Reflexión sobre las costumbres

(sobre el porqué de nuestras celebraciones impuestas por el hemisferio norte y su invasión cultural en estas latitudes)

Ph: Noelia Venier (Instragram: noevenier; Facebook: Noelia Venier).

por Noelia Venier

A mitad de año, entre el 21 y el 24 de junio, la naturaleza renueva el equilibrio con el hombre y lo que lo rodea. Los dioses paganos para el catolicismo siembran en la tierra lo que hemos de comer y de beber y los hombres lo recuerdan con rituales de purificación en los arroyos que por única vez serán más cálidos. We Tripantu o We Xipantu o Wiñoy Xipantu,o nueva salida del sol, carece de fuegos artificiales iluminando las noches. El espíritu del hombre y la madre naturaleza unidos por un ciclo lunar que rige las lluvias, la vida animal y vegetal, el clima, el viento, el calor, cada ser vivo por más pequeño que sea.

Se renuevan las fuerzas. Las ideas. Renacen las esperanzas así como las semillas. Es el verdadero año nuevo que tendríamos que celebrar los que hemos venido a habitar el hemisferio sur.

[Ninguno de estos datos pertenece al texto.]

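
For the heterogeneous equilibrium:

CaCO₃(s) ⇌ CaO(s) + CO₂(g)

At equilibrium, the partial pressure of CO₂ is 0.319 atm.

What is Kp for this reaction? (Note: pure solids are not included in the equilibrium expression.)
K_p = 0.319

Solids (CaCO₃, CaO) have activity 1 and are excluded.
Kp = P(CO₂) = 0.319.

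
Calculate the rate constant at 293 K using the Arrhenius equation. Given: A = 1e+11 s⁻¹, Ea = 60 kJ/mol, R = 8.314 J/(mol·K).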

En cambio, festejamos en diciembre porque hace calor y podemos tomar bebidas efervescentes burbujeantes transparentes y emborracharnos mientras explotan los fuegos artificiales.

En derredor del fuego festejaban los antiguos. Abrigados por el calor de los leños meditaban en reflexión y se dirigían a Antu y le pedían prosperidad y sabiduría y la armonía llegaba de la mano del nuevo día, del nuevo año, del nuevo sol.

Hay una mujer arrodillada sobre el fresco del arroyo. Es centenaria. Llora por las mujeres que vendrán a poblar estas tierras. Y por los hombres. Pide por sus hijos e hijas. Sufrirán, predice el arroyo, por lo que tienen y les será quitado, por lo que no tendrán, por todo eso que les harán creer que necesitan para ser felices. Andarán de noche con miedo porque la muerte acechará en cada rincón, y de día, cuando el aire ya no sea limpio, deberán cubrir sus bocas y verán a sus ancianos morir solos. La tierra de la que serán arrojados se regará con gotas ácidas que caerán sobre las aguas y todo se convertirá en veneno.

Voz mapuche acallada, voz ahogada por espadas. Sus hijos, los millones que parirá la que ahora se erige enorme, se defenderán de huincas clava-lanzas, lanza-balas, arroja-bombas, mutila-niños.  No se resignará la madre a lo que el arroyo le dijo al oído. No se resignará y su rabia inundará campos y el barro sepultará ciudades. No se resignará al oprobio y al dolor al que sus hijos, dueños de colinas y valles y ríos, sufrirán. Entonces, desde la eterna paciencia de una madre los erguirá majestuosos para que den su final y victorioso grito.